The US District Court for the District of Columbia explored this issue in Mawalla v. Chertoff, 468 F.Supp.2d 177 (Dist. Ct. DC 2007). In Mawalla, the court held that a foreign worker was not eligible for portability where his I-485 application to adjust status had been pending for 141 days at the time the earlier employer withdrew the I-140 petition. The court noted that the statute clearly requires that applications are pending 180 days before a right to portability arises. Interestingly, the court also determined that it had jurisdiction to review the issue of whether the employee was eligibile to adjust status in a case involving the portability provision at INA § 204(j), 8 USC § 1154(j).
On May 15, 2002, Intelsat Global Service Corporation filed an I-140 petition for the foreign worker and USCIS approved it on October 31, 2002. On April 20, 2004, the worker filed his I-485 application to adjust status. On September 17, 2004, 141 days later, USCIS received a letter from Intelsat notifying it that it no longer employed the worker and also requesting to withdraw the I-140 petition. In March 2005 USCIS notified Intelsat that it revoked the I-140 approval as of the date of initial approval as provided in 8 CFR §205.1(a)(3)(iii)(C). The same day USCIS sent a notice of intent to deny the foreign worker's I-485 application because there was no longer a visa immediately available to him. The foreign worker requested that his application be approved and included an offer of employment by a new company for the same position of testing engineer. USCIS denied the I-485 application because it had been pending for less than 180 days when Intelsat requested to withdraw it.

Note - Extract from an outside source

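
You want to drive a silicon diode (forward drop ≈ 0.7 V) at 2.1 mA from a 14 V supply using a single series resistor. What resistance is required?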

The court rejected the government's contention that the petition was retroactively revoked as of the date of the initial approval for the purpose of computing the 180 days under the portability provision. The court observed that if correct, this position would render AC21 ineffective. The court stated that such a reading was contrary to Congress' intent in passing the AC21 which it did to give aliens with approved I-140s the flexibility to change jobs if USCIS takes more than 180 days to process their applications for adjustment of status. The court referred to USCIS' own policy memorandum, which states that, "if the employer withdraws the approved Form I-140 on or after the date that the Form I-485 has been pending 180 days, the approved I-140 shall remain valid under the provisions of AC21."
Even in at-will employment states, employers have a duty not to take certain types of action against current or past employees without good reason. Several civil employment law cases litigated in the state and federal courts indicate that employers may face liability for breach of contract, and even fraud for taking certain immigration-related action against employees without good reason. Employers, for example, are required to inform USCIS upon an H-1B worker's termination of employment. 8 CFR 214.2(h)(11). But the employer is not required to notify USCIS upon the termination of employment of an I-140 beneficiary (the H-1B withdrawal notice is sent to a different address and references a different case number than an I-140 withdrawal request). If an employer requests that USCIS withdraw an I-140 petition for a worker simply to punish him, the employer risks an employment suit in state, or federal court. Suits like this can be unpleasant because they raise the possibility of additional investigation by Department of Labor, US Citizenship and Immigration Services, and Department of Homeland Security.